ReneSola’s upcoming quarterly results are expected be affected due to the aforementioned project-sale delay. However, the company continues to benefit from a steady flow of contracts from both domestic and international customers. With the successful execution of its downstream strategy, the company is currently expanding its business in the international markets of Canada, Poland, Hungary, France and Spain.
As of Sep 30, 2019, the company had 7 MW and 7.7 MW of completed projects in Canada and Hungary, respectively, which are currently up for sale. Its total late-stage projects stand at 399.2 MW, of which 42.5 MW, 26 MW, 33.6 MW, and 12 MW are located in France, Poland, Hungary and Spain, respectively.
Such a solid project pipeline is expected to boost ReneSola’s growth over the long run.
ReneSola currently has a Zacks Rank #4 (Sell).
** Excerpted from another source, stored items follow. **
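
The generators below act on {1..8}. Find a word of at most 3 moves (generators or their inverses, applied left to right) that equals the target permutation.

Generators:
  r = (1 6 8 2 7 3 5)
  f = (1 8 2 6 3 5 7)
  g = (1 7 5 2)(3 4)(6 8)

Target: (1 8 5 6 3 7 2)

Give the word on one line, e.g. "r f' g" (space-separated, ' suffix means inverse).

  after f: (1 8 2 6 3 5 7)
  after r: (1 2 8 7 6 5 3)
  after f': (1 8 5 6 3 7 2)

f r f'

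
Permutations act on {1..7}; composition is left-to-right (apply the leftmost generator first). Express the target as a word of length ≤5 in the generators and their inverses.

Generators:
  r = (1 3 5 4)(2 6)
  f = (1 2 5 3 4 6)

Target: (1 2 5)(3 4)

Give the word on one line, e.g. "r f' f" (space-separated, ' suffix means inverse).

  after f: (1 2 5 3 4 6)
  after r': (1 6 4 2 3 5)
  after f': (1 4)(2 5 6 3)
  after r': (1 5 2 3 6)
  after f': (1 2 5)(3 4)

f r' f' r' f'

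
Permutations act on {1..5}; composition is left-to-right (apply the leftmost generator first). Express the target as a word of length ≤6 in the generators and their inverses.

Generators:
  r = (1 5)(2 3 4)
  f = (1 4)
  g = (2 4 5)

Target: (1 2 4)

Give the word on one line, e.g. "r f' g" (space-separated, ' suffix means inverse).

r' f r f' g'

  after r': (1 5)(2 4 3)
  after f: (1 5 4 3 2)
  after r: (2 5)
  after f': (1 4)(2 5)
  after g': (1 2 4)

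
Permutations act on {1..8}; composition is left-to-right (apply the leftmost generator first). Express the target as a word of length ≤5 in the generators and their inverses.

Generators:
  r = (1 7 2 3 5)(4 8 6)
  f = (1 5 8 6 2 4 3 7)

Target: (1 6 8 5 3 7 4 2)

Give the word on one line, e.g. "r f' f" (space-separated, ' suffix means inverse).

  after r': (1 5 3 2 7)(4 6 8)
  after r': (1 3 7 5 2)(4 8 6)
  after r': (1 2 5 7 3)
  after f': (1 6 8 5 3 7 4 2)

r' r' r' f'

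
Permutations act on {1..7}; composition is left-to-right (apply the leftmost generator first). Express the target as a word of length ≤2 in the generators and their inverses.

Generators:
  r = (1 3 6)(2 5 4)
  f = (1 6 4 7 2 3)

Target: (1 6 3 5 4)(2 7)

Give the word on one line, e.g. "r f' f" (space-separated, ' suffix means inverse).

f' r

  after f': (1 3 2 7 4 6)
  after r: (1 6 3 5 4)(2 7)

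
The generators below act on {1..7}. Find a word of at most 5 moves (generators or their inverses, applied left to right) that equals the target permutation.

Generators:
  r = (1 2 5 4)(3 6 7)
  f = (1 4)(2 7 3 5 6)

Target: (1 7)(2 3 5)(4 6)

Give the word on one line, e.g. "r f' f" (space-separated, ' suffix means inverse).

f' r' r' f

  after f': (1 4)(2 6 5 3 7)
  after r': (1 5 7)(2 3 6)
  after r': (1 2 7 4 5 6)
  after f: (1 7)(2 3 5)(4 6)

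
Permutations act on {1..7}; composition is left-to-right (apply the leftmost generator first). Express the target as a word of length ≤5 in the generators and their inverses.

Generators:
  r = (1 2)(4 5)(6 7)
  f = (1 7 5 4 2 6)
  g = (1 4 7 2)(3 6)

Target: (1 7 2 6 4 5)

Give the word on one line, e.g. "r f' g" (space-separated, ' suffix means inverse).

r f r'

  after r: (1 2)(4 5)(6 7)
  after f: (1 6 5 2 7)
  after r': (1 7 2 6 4 5)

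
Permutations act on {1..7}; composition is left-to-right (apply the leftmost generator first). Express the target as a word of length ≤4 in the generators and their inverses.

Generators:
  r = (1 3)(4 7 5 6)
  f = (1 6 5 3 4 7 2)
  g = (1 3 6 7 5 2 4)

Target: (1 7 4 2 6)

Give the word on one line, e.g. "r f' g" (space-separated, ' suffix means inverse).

g' r

  after g': (1 4 2 5 7 6 3)
  after r: (1 7 4 2 6)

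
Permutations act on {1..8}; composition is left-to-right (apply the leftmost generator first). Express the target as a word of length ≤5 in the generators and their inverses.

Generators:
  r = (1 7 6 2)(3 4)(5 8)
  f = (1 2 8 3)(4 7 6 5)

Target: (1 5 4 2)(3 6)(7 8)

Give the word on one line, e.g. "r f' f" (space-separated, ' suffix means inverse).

f f f r' f'

  after f: (1 2 8 3)(4 7 6 5)
  after f: (1 8)(2 3)(4 6)(5 7)
  after f: (1 3 8 2)(4 5 6 7)
  after r': (1 4 8 6)(3 5 7)
  after f': (1 5 4 2)(3 6)(7 8)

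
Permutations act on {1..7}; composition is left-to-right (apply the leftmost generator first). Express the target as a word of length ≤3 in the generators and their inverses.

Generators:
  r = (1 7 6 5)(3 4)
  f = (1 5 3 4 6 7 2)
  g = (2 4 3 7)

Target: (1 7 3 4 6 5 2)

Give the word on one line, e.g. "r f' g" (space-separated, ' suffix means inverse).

r r f

  after r: (1 7 6 5)(3 4)
  after r: (1 6)(5 7)
  after f: (1 7 3 4 6 5 2)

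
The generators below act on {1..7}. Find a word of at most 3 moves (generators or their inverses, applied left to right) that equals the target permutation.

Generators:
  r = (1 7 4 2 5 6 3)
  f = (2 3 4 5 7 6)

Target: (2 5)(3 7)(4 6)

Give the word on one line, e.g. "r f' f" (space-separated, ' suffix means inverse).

  after f': (2 6 7 5 4 3)
  after f': (2 7 4)(3 6 5)
  after f': (2 5)(3 7)(4 6)

f' f' f'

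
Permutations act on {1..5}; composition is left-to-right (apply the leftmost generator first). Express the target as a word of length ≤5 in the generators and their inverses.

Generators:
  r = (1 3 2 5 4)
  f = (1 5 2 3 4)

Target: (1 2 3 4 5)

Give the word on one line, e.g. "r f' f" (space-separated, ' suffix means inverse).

r' f r' f' r

  after r': (1 4 5 2 3)
  after f: (2 4)(3 5)
  after r': (1 4 3 2 5)
  after f': (1 3 5 4 2)
  after r: (1 2 3 4 5)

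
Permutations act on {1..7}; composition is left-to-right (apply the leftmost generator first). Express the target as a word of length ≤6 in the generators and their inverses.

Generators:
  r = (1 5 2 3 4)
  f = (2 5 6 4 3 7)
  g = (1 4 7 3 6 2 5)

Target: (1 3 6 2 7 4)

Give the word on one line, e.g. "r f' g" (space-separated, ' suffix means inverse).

  after g: (1 4 7 3 6 2 5)
  after r': (1 3 6 5 4 7 2)
  after f: (1 7 5 3 4 2)
  after r': (1 7)(2 4 5)
  after g: (1 3 6 2 7 4)

g r' f r' g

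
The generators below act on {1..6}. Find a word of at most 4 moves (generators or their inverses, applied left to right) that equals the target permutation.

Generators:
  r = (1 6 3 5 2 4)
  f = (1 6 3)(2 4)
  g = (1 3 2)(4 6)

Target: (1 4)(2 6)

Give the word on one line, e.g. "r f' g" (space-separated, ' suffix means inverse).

  after g': (1 2 3)(4 6)
  after f': (1 4)(2 6)

g' f'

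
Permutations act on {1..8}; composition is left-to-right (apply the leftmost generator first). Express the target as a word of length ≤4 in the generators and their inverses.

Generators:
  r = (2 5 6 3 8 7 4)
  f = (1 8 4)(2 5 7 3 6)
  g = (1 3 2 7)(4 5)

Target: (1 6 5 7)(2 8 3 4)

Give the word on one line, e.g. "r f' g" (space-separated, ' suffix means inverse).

g r'

  after g: (1 3 2 7)(4 5)
  after r': (1 6 5 7)(2 8 3 4)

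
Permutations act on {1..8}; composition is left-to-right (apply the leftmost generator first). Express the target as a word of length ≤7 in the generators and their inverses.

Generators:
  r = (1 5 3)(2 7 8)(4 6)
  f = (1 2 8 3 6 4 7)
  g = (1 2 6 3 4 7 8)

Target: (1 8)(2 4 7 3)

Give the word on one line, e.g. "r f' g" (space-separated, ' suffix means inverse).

g' f g' f' f'

  after g': (1 8 7 4 3 6 2)
  after f: (1 3 4 6 8)
  after g': (1 6 7 4 2)
  after f': (1 3 8 2 7 6 4)
  after f': (1 8)(2 4 7 3)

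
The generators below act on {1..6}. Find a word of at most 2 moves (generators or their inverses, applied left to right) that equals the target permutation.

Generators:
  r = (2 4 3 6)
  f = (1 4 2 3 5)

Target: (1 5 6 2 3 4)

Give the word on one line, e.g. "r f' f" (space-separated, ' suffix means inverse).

f' r

  after f': (1 5 3 2 4)
  after r: (1 5 6 2 3 4)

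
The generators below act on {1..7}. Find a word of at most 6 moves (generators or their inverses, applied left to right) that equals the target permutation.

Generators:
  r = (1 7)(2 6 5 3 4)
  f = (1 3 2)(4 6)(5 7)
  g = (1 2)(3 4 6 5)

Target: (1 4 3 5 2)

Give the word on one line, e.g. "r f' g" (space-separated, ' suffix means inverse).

  after r': (1 7)(2 4 3 5 6)
  after g: (1 7 2 6)
  after f: (1 5 7)(2 4 6 3)
  after r: (1 3 6 4 5)
  after g: (1 4 3 5 2)

r' g f r g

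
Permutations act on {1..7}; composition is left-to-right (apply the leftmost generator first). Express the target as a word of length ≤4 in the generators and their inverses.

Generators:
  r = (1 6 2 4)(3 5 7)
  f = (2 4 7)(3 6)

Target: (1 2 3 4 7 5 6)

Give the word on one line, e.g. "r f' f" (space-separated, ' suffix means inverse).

  after r': (1 4 2 6)(3 7 5)
  after f': (1 2 3 4 7 5 6)

r' f'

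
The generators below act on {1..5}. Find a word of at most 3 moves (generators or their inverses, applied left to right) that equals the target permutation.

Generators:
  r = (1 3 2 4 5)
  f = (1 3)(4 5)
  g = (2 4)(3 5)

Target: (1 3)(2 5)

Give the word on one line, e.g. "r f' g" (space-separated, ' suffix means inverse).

  after r': (1 5 4 2 3)
  after g: (1 3)(2 5)

r' g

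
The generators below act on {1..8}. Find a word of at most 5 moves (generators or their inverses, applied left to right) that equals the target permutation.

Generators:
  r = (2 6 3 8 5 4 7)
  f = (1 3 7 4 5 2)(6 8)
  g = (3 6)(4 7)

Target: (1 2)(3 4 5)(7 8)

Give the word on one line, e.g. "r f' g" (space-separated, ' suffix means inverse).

  after r: (2 6 3 8 5 4 7)
  after r: (2 3 5 7 6 8 4)
  after f': (1 2)(3 4 5)(7 8)

r r f'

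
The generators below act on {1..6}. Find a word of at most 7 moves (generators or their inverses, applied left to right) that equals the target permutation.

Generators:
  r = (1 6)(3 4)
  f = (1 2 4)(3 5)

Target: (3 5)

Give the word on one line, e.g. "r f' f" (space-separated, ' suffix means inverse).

  after f: (1 2 4)(3 5)
  after r': (1 2 3 5 4 6)
  after r': (1 2 4)(3 5)
  after f: (1 4 2)
  after f: (3 5)

f r' r' f f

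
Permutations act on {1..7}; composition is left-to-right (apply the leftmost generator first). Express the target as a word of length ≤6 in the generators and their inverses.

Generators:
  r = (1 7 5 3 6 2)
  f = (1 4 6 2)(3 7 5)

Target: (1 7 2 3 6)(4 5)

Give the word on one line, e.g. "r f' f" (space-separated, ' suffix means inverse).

f' r' r' r' f'

  after f': (1 2 6 4)(3 5 7)
  after r': (1 6 4 2 3 7 5)
  after r': (1 3)(2 5)(4 6)
  after r': (1 5 6 4 3 2 7)
  after f': (1 7 2 3 6)(4 5)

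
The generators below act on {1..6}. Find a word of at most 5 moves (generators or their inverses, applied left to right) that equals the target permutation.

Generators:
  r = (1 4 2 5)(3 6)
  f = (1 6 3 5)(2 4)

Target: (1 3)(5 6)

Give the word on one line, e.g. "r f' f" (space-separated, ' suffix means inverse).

  after r: (1 4 2 5)(3 6)
  after f: (1 2)(5 6)
  after r: (1 5 3 6)(2 4)
  after f': (1 3)(5 6)

r f r f'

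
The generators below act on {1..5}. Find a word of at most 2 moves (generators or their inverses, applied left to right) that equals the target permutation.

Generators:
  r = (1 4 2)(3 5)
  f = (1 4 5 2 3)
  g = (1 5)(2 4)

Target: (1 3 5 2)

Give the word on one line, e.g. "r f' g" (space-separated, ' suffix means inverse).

g r'

  after g: (1 5)(2 4)
  after r': (1 3 5 2)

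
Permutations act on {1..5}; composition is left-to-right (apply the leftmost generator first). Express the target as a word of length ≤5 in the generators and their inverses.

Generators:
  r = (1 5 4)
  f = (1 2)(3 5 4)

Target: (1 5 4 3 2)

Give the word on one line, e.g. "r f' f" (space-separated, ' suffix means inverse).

r' f r' f' r'

  after r': (1 4 5)
  after f: (1 3 5 2)
  after r': (1 3)(2 4 5)
  after f': (1 4 3 2 5)
  after r': (1 5 4 3 2)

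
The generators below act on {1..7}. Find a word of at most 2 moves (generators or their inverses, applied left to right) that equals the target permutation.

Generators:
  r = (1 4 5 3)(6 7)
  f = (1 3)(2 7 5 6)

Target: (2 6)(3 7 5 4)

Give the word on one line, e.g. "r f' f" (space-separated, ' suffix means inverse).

r' f'

  after r': (1 3 5 4)(6 7)
  after f': (2 6)(3 7 5 4)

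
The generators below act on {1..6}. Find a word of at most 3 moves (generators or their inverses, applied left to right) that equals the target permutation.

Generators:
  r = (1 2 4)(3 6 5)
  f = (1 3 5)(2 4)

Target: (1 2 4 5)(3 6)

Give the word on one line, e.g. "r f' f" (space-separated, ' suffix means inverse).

r f f

  after r: (1 2 4)(3 6 5)
  after f: (1 4 3 6)
  after f: (1 2 4 5)(3 6)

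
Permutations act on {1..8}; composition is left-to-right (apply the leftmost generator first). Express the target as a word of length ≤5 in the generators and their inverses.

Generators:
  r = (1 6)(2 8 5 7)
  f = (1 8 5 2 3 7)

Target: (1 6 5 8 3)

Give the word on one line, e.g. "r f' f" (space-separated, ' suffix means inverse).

r f f

  after r: (1 6)(2 8 5 7)
  after f: (1 6 8 2 5)(3 7)
  after f: (1 6 5 8 3)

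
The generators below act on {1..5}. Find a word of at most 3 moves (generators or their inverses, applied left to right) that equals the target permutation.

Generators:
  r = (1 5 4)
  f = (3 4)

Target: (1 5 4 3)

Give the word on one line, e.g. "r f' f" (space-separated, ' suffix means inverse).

  after f': (3 4)
  after r': (1 4 3 5)
  after r': (1 5 4 3)

f' r' r'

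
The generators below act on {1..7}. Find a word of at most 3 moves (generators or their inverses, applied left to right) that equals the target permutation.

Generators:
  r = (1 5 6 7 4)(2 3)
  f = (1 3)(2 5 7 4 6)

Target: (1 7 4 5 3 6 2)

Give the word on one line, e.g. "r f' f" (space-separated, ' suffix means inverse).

  after r': (1 4 7 6 5)(2 3)
  after f': (1 7 4 5 3 6 2)

r' f'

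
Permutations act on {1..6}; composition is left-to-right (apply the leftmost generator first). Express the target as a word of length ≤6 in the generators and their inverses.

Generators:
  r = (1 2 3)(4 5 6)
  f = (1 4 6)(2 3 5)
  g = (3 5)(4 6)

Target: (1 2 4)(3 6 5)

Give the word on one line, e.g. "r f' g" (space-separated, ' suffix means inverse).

  after r: (1 2 3)(4 5 6)
  after f: (1 3 4 2 5)
  after r: (2 6 4 3 5)
  after r: (1 2 4)(3 6 5)

r f r r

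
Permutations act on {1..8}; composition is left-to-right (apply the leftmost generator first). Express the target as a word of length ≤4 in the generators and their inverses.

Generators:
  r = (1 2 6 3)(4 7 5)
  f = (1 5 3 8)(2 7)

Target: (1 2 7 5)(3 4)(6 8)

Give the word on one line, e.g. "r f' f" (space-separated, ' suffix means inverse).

  after r: (1 2 6 3)(4 7 5)
  after r: (1 6)(2 3)(4 5 7)
  after f': (1 6 8 3 7 4)(2 5)
  after r': (1 2 7 5)(3 4)(6 8)

r r f' r'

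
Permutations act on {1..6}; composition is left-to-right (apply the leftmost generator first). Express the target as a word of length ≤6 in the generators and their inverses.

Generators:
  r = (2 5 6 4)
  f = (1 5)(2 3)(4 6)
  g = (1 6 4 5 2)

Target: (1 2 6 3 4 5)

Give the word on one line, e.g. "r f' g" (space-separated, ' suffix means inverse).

f r f g g

  after f: (1 5)(2 3)(4 6)
  after r: (1 6 2 3 5)
  after f: (1 4 6 3)
  after g: (1 5 2)(3 6)
  after g: (1 2 6 3 4 5)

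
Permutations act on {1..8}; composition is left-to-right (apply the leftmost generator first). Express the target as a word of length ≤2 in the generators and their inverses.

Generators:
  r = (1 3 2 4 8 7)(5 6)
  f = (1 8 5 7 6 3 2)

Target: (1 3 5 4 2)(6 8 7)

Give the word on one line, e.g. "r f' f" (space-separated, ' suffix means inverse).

f' r'

  after f': (1 2 3 6 7 5 8)
  after r': (1 3 5 4 2)(6 8 7)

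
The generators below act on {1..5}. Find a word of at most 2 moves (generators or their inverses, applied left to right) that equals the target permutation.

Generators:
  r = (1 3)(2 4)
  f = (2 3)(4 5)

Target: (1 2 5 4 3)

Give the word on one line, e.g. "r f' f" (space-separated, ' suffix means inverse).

r' f

  after r': (1 3)(2 4)
  after f: (1 2 5 4 3)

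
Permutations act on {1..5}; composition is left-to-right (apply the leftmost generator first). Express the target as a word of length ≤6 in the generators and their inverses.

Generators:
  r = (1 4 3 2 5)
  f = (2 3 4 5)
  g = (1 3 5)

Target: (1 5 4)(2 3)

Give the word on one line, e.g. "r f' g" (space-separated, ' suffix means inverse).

f' r' g r'

  after f': (2 5 4 3)
  after r': (1 5)
  after g: (3 5)
  after r': (1 5 4)(2 3)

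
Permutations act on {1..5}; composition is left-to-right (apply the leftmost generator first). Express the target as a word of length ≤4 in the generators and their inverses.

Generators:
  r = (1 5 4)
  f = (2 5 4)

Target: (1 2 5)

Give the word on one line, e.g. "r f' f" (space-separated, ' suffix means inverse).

  after r: (1 5 4)
  after f: (1 4)(2 5)
  after f: (1 2 4)
  after r': (1 2 5)

r f f r'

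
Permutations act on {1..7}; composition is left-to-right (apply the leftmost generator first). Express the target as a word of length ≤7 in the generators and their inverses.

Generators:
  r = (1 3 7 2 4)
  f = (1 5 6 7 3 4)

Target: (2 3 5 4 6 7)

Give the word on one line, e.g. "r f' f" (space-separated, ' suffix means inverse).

  after f: (1 5 6 7 3 4)
  after f: (1 6 3)(4 5 7)
  after f: (1 7)(3 5)(4 6)
  after r': (1 3 5)(2 7 4 6)
  after r': (2 3 5 4 6 7)

f f f r' r'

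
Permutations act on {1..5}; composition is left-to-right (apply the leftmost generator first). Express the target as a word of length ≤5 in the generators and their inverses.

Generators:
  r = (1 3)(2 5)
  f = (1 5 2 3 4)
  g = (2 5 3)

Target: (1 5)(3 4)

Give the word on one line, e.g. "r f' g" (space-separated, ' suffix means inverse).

f r r g' r

  after f: (1 5 2 3 4)
  after r: (1 2)(3 4)
  after r: (1 5 2 3 4)
  after g': (1 2 5 3 4)
  after r: (1 5)(3 4)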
A few better-ranked stocks in the same sector are Enphase Energy, Inc. (ENPH - Free Report) , JinkoSolar Holdings (JKS - Free Report) and TC Energy Corp. (TRP - Free Report) , all of which sport a Zacks Rank #1 (Strong Buy). You can see the complete list of today’s Zacks #1 Rank stocks here.
Enphase Energy surpassed the Zacks Consensus Estimate for earnings in the past four quarters, with positive surprise of 21.28%, on average. Its consensus estimate for 2020 earnings indicates year-over-year growth of 13.7%.
JinkoSolar’s long-term earnings growth is estimated to be 20%. Its consensus estimate for 2020 earnings indicates year-over-year growth of 105.2%.
TC Energy’s long-term earnings growth is estimated to be 7%. It surpassed the Zacks Consensus Estimate for earnings in the past four quarters, with positive surprise of 5.16%, on average.